Além de corrupção ativa, o texto sugere o indiciamento de Delúbio e Genoino por falsidade ideológica, lavagem de dinheiro e crime eleitoral. Quanto a Gushiken, o relatório pede o enquadramento também por tráfico de influência.
O petista José Eduardo Cardozo criticou o fato de Serraglio não ter enquadrado os beneficiários do mensalão por corrupção passiva. "Se tem o corruptor ativo, tem o passivo", declarou o parlamentar, referindo-se – sem citar nomes – aos parlamentares que receberam os recursos.
"Isso é puro sofisma", define o senador Demóstenes Torres (PFL-GO), também da CPI, sobre a avaliação de Cardozo.
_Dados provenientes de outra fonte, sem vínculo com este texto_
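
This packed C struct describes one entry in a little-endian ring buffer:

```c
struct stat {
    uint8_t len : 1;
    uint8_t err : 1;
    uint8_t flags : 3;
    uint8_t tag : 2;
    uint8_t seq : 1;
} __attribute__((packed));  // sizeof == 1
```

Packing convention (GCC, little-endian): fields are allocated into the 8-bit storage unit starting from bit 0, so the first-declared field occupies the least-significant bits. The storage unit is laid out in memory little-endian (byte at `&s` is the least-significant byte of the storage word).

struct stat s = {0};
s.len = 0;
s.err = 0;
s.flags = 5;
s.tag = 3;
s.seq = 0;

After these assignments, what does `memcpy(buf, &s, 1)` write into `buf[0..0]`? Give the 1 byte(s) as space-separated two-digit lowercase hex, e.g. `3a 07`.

len (1b) val=0 bits=0x0 at bit 0: 0x00
err (1b) val=0 bits=0x0 at bit 1: 0x00
flags (3b) val=5 bits=0x5 at bit 2: 0x14
tag (2b) val=3 bits=0x3 at bit 5: 0x74
seq (1b) val=0 bits=0x0 at bit 7: 0x74
word = 0x74 → little-endian bytes:
  [0]=0x74

74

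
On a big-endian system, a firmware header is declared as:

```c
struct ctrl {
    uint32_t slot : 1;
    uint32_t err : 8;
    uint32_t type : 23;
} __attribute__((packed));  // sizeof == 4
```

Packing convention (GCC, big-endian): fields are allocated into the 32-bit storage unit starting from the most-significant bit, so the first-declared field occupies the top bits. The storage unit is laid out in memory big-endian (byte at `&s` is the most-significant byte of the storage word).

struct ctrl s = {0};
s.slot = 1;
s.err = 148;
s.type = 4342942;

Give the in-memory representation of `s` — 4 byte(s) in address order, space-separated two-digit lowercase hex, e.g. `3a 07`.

ca 42 44 9e

slot:1 = 1 → 0x1 << 31 → word 0x80000000
err:8 = 148 → 0x94 << 23 → word 0xca000000
type:23 = 4342942 → 0x42449e << 0 → word 0xca42449e
word = 0xca42449e → big-endian bytes:
  [0]=0xca  [1]=0x42  [2]=0x44  [3]=0x9e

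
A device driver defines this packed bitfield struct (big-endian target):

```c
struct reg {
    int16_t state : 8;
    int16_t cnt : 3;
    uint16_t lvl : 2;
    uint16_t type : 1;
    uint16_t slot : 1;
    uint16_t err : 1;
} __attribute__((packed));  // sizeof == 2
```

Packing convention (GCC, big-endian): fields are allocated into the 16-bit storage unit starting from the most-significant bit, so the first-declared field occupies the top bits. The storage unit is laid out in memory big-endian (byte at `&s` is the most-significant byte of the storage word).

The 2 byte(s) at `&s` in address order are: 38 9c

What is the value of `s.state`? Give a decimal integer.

[0]=0x38 [1]=0x9c (big-endian) → word 0x389c
state [8+:8] = (word>>8) & 0xff = 56  ←
cnt [5+:3] = (word>>5) & 0x7 = 4
lvl [3+:2] = (word>>3) & 0x3 = 3
type [2+:1] = (word>>2) & 0x1 = 1
slot [1+:1] = (word>>1) & 0x1 = 0
err [0+:1] = (word>>0) & 0x1 = 0
state signed 8b, MSB=0: value = 56

56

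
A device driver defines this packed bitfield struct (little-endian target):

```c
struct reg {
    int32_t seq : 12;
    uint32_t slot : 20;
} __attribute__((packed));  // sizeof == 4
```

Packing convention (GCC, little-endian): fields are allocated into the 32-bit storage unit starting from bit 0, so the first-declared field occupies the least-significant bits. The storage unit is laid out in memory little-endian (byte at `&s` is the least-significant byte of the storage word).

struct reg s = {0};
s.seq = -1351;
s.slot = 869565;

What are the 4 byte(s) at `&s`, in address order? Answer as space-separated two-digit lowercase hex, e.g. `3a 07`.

b9 da 4b d4

seq (12b) val=-1351 bits=0xab9 at bit 0: 0x00000ab9
slot (20b) val=869565 bits=0xd44bd at bit 12: 0xd44bdab9
word = 0xd44bdab9 → little-endian bytes:
  [0]=0xb9  [1]=0xda  [2]=0x4b  [3]=0xd4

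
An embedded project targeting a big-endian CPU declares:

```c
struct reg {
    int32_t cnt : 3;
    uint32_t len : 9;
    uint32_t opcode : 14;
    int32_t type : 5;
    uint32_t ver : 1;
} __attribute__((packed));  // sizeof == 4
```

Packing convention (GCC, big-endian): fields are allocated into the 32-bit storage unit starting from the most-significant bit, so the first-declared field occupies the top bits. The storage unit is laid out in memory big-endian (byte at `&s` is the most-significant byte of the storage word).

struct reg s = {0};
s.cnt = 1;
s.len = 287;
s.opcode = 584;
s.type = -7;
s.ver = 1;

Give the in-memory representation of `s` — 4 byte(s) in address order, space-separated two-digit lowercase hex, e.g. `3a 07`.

cnt (3b) val=1 bits=0x1 at bit 29: 0x20000000
len (9b) val=287 bits=0x11f at bit 20: 0x31f00000
opcode (14b) val=584 bits=0x248 at bit 6: 0x31f09200
type (5b) val=-7 bits=0x19 at bit 1: 0x31f09232
ver (1b) val=1 bits=0x1 at bit 0: 0x31f09233
word = 0x31f09233 → big-endian bytes:
  [0]=0x31  [1]=0xf0  [2]=0x92  [3]=0x33

31 f0 92 33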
Segundo ele, o eventual indiciamento dos supostos corruptores não está condicionado à abertura de processos contra os deputados mensaleiros por crime de corrupção ativa.
"O indiciamento do Gushiken não tem base legal", afirma Carlos Abicalil (PT-MT), um dos sub-relatores da CPI. Indignado, o ex-ministro divulgou nota, ontem mesmo, afirmando que Serraglio rendeu-se "à lógica do espetáculo, sem olhar para os fatos"; apoiou-se na idéia de que "simples suspeições dispensam os atos comprobatórios"; e fez "um julgamento inteiramente injusto, despropositado e sem fundamentação jurídica" de sua conduta.
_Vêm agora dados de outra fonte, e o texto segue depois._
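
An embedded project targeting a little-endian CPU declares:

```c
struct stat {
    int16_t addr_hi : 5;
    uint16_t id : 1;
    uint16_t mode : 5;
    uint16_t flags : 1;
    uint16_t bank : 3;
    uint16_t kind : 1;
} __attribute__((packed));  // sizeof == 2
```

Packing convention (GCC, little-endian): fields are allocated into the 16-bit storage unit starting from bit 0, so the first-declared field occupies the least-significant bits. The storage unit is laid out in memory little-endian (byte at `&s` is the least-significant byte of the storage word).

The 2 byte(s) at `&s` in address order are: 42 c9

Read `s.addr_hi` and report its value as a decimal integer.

2

[0]=0x42 [1]=0xc9 (little-endian) → word 0xc942
addr_hi [0+:5] = (word>>0) & 0x1f = 2  ←
id [5+:1] = (word>>5) & 0x1 = 0
mode [6+:5] = (word>>6) & 0x1f = 5
flags [11+:1] = (word>>11) & 0x1 = 1
bank [12+:3] = (word>>12) & 0x7 = 4
kind [15+:1] = (word>>15) & 0x1 = 1
addr_hi signed 5b, MSB=0: value = 2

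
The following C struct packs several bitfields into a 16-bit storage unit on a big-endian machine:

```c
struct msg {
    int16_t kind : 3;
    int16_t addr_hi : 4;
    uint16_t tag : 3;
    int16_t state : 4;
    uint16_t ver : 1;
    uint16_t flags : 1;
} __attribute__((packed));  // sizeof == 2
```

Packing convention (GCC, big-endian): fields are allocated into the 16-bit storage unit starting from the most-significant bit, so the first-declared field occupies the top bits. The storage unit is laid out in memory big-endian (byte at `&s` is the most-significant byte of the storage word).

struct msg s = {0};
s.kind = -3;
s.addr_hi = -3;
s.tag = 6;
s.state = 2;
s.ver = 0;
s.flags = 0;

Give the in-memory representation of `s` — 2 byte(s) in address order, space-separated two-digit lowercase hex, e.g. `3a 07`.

kind (3b) val=-3 bits=0x5 at bit 13: 0xa000
addr_hi (4b) val=-3 bits=0xd at bit 9: 0xba00
tag (3b) val=6 bits=0x6 at bit 6: 0xbb80
state (4b) val=2 bits=0x2 at bit 2: 0xbb88
ver (1b) val=0 bits=0x0 at bit 1: 0xbb88
flags (1b) val=0 bits=0x0 at bit 0: 0xbb88
word = 0xbb88 → big-endian bytes:
  [0]=0xbb  [1]=0x88

bb 88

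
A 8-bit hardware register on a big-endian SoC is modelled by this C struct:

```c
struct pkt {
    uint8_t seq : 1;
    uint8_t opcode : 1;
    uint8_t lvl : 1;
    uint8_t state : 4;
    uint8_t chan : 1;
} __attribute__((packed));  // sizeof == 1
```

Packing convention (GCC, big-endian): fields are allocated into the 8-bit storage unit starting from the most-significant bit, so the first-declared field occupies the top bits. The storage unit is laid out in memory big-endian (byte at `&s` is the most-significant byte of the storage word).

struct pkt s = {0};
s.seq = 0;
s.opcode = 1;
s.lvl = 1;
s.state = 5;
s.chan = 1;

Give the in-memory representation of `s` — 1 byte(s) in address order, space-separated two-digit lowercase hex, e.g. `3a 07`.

seq:1 = 0 → 0x0 << 7 → word 0x00
opcode:1 = 1 → 0x1 << 6 → word 0x40
lvl:1 = 1 → 0x1 << 5 → word 0x60
state:4 = 5 → 0x5 << 1 → word 0x6a
chan:1 = 1 → 0x1 << 0 → word 0x6b
word = 0x6b → big-endian bytes:
  [0]=0x6b

6b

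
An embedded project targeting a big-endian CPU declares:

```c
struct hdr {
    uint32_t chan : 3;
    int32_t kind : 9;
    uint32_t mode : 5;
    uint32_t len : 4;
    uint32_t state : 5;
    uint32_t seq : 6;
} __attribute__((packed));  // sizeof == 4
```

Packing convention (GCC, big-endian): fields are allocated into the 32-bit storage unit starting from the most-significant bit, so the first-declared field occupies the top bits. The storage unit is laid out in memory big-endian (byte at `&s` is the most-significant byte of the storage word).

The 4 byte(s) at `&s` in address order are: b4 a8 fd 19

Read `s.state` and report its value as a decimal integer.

20

[0]=0xb4 [1]=0xa8 [2]=0xfd [3]=0x19 (big-endian) → word 0xb4a8fd19
chan:3 @ bit 29 → (0xb4a8fd19>>29)&0x7 = 0x5
kind:9 @ bit 20 → (0xb4a8fd19>>20)&0x1ff = 0x14a
mode:5 @ bit 15 → (0xb4a8fd19>>15)&0x1f = 0x11
len:4 @ bit 11 → (0xb4a8fd19>>11)&0xf = 0xf
state:5 @ bit 6 → (0xb4a8fd19>>6)&0x1f = 0x14  ←
seq:6 @ bit 0 → (0xb4a8fd19>>0)&0x3f = 0x19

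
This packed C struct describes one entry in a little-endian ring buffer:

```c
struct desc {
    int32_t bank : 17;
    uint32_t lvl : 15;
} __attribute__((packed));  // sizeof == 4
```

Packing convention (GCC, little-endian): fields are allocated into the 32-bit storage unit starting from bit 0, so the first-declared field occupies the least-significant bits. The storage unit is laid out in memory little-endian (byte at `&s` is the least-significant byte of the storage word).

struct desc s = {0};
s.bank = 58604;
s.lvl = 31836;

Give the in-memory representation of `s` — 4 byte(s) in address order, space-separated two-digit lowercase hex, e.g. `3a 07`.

bank:17 = 58604 → 0xe4ec << 0 → word 0x0000e4ec
lvl:15 = 31836 → 0x7c5c << 17 → word 0xf8b8e4ec
word = 0xf8b8e4ec → little-endian bytes:
  [0]=0xec  [1]=0xe4  [2]=0xb8  [3]=0xf8

ec e4 b8 f8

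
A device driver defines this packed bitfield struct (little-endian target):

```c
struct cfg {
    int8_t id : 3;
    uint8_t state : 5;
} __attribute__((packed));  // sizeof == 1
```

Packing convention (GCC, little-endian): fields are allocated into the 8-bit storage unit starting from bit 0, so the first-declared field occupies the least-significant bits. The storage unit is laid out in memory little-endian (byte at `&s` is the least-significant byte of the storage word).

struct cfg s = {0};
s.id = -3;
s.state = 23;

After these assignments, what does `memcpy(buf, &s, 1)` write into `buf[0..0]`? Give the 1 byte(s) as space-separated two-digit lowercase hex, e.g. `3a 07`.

id (3b) val=-3 bits=0x5 at bit 0: 0x05
state (5b) val=23 bits=0x17 at bit 3: 0xbd
word = 0xbd → little-endian bytes:
  [0]=0xbd

bd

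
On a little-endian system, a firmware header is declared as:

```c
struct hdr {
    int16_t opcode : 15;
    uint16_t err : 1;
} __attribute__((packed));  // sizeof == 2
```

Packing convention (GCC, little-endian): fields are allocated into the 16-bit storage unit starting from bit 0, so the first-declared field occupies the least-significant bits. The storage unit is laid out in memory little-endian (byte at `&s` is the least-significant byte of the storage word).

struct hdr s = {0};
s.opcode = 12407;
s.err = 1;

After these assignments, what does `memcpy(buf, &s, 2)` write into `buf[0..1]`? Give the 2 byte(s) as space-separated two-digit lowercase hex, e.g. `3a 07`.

77 b0

opcode:15 = 12407 → 0x3077 << 0 → word 0x3077
err:1 = 1 → 0x1 << 15 → word 0xb077
word = 0xb077 → little-endian bytes:
  [0]=0x77  [1]=0xb0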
O advogado de José Dirceu, José Luiz Oliveira Lima, classificou o relatório de "peça de ficção", que seria "fruto da criatividade intelectual" de Serraglio.
7) Visanet, o financiador público?
O texto final da CPI apontou a operadora de cartões Visanet como a principal financiadora pública do valerioduto. A empresa, que tem 31% de suas ações controladas pelo Banco do Brasil, teria desviado R$ 20 milhões para o esquema ilegal operado por Marcos Valério. Para a base governista, porém, não há como dizer que os recursos saíram dos cofres públicos, já que a Visanet é uma empresa privada.
"Estou baseando minha tese nisso e pretendo contestar o relatório. A Visanet é uma empresa de capital privado", ressalta o petista Carlos Abicalil.
O relatório, no entanto, lembra que o Banco do Brasil é o único responsável pelas transações feitas pela Visanet para assuntos que dizem respeito ao banco. "A Visanet esclarece que cabe ao Banco do Brasil a indicação, escolha e contratação dos seus fornecedores, sendo responsável exclusivo pelas negociações. Se atua desastrosamente, não se transfere isso aos demais cotistas", diz o relatório.
A operação Visanet – espécie de engenharia financeira para alimentar o valerioduto – foi revelada pela CPI em novembro do ano passado. A comissão apurou que a empresa pagou R$ 20 milhões à DNA Propaganda, de Valério, por serviços não prestados. O dinheiro foi depositado nos bancos Rural e BMG, retirado sob a forma de empréstimos e repassado ao PT.
8) O destino dos novos mensaleiros
O cruzamento dos dados bancários, telefônicos e fiscais das empresas de Marcos Valério com a lista de funcionários de gabinetes da Câmara pode revelar cerca de 50 novos nomes de deputados envolvidos. Mas, diante da fragilidade em saber se eles se beneficiaram com recursos do valerioduto, a CPI ainda não sabe o que fazer relação a essas frentes de investigação.
A tendência é que a lista com os novos nomes seja encaminhada, em caráter sigiloso, para o Ministério Público investigar.